When you’ve got two kids, even an abundance of space in Manhattan — three bedrooms, three bathrooms, and approximately 1,530 square feet — can feel a little tight at times. When Anna Shohet decided to give each of her two kids their own rooms, she and her husband, Mark, realized they’d have to stop using their Upper East Side apartment’s third bedroom as a home office. (Both Anna, who is a retail buyer, and Mark, who is in finance, frequently work from home.) Anna set up a desk for herself in their bedroom and contemplated putting a second desk for her husband in one of their three bathrooms. Then they noticed the living room walk-in closet, which is about 55 square feet.

“It was actually my husband who was like, ‘These shelves are already sort of set up as a desk,’” says Anna. They had been storing their printer and Wi-Fi router in the closet already, so the conversion to a home office wasn’t a huge stretch. The couple added a filing cabinet for paperwork storage and spent about $50 on a lamp and fan to make the space more comfortable. They also installed a handle on the interior of the closet door so he could close the door from the inside (and prevent their toddlers from Zoom-bombing his business calls). Because the shelving system stayed up, they ultimately decided to keep using some of it as was originally intended. The highest shelves hold luggage and other odds and ends that need to be put away.

Anna has been surprised to find that she’s a little jealous of her husband’s ‘cloffice.’ “I’m envious that I have to work out of our bedroom and he has this little sanctuary.”

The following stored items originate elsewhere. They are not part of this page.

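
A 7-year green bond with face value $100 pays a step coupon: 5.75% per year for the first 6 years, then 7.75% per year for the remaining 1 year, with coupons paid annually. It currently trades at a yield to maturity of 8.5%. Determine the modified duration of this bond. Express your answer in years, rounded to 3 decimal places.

5.416 years

Periodic yield y = 0.085. First find Macaulay duration:
  t   CF        PV=CF/(1+0.085)^t    t·PV
  1         5.75         5.2995         5.2995
  2         5.75         4.8844         9.7687
  3         5.75         4.5017        13.5052
  4         5.75         4.1491        16.5962
  5         5.75         3.8240        19.1201
  6         5.75         3.5244        21.1466
  7       107.75        60.8708       426.0957
  Σ                     87.0539       511.5320
P = 87.0539; Macaulay duration = 511.5320 / 87.0539 = 5.87604 years.
Modified duration = D_Mac / (1 + y) = 5.87604 / 1.085 = 5.41570 years.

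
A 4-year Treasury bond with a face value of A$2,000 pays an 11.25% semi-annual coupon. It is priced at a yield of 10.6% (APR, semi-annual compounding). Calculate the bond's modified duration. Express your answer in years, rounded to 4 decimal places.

Periodic yield y = 0.053. First find Macaulay duration:
  t   CF        PV=CF/(1+0.053)^t    t·PV
  1       112.50       106.8376       106.8376
  2       112.50       101.4602       202.9204
  3       112.50        96.3535       289.0604
  4       112.50        91.5038       366.0151
  5       112.50        86.8982       434.4909
  6       112.50        82.5244       495.1463
  7       112.50        78.3707       548.5952
  8     2,112.50     1,397.5577    11,180.4616
  Σ                  2,041.5061    13,623.5276
P = 2,041.5061; Macaulay duration = 13,623.5276 / 2,041.5061 = 6.67327 half-year periods = 3.33664 years.
Modified duration = D_Mac / (1 + y) = 3.33664 / 1.053 = 3.16870 years.

3.1687 years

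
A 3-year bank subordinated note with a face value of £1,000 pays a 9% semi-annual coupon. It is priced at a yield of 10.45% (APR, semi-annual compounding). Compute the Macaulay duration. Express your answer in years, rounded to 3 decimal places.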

The Closet Turned Podcast Studio

Nicaila Matthews Okome’s podcast studio, with a rug on the floor to muffle sound for her neighbors and a velvet curtain in front of her desk that covers more storage. Photo: Nicaila Matthews Okome

Nicaila Matthews Okome, host of the Side Hustle Pro podcast, lives in a 1,300-square-foot two-bedroom apartment in upper Westchester with her husband, Muoyo Okome, and their 4-year-old son and 7-month-old daughter. Her podcast studio and home office is technically the closet in her kids’ bedroom. Matthews loves it: “It’s better for audio not to have a bunch of echoes in a large room,” she says.

She used her kids’ closet, rather than her own, because “babies don’t need a full closet,” she says with a laugh. The closet itself is about four-by-seven-and-a-half feet. To help buffer the sound, she has a plush white rug and places a white-noise machine just outside the door while conducting interviews. She hasn’t had any complaints from neighbors since she moved into the apartment in 2022.

The studio, which cost about $1,000 to build out, features a narrow acrylic accent table in place of a desk, along with a ring light, webcam, microphone, and laptop stand. Velvet curtains right in front of the desk hide seagrass storage bins filled with podcasting equipment as well diapers and bottles. (To make up for the closet space they’ve lost, Matthews Okome makes use of the area under her son’s bed.)

Space is extremely limited, but she has filled the studio with books by some of her favorite Black female authors and put art on the wall, which serves as a backdrop to all of her video interviews. “Once that door closes, I truly do feel this sense of quiet,” she says. “It gives me an immediate sense of calm and focus and transports me to a higher vibrational energy where I can get work done.”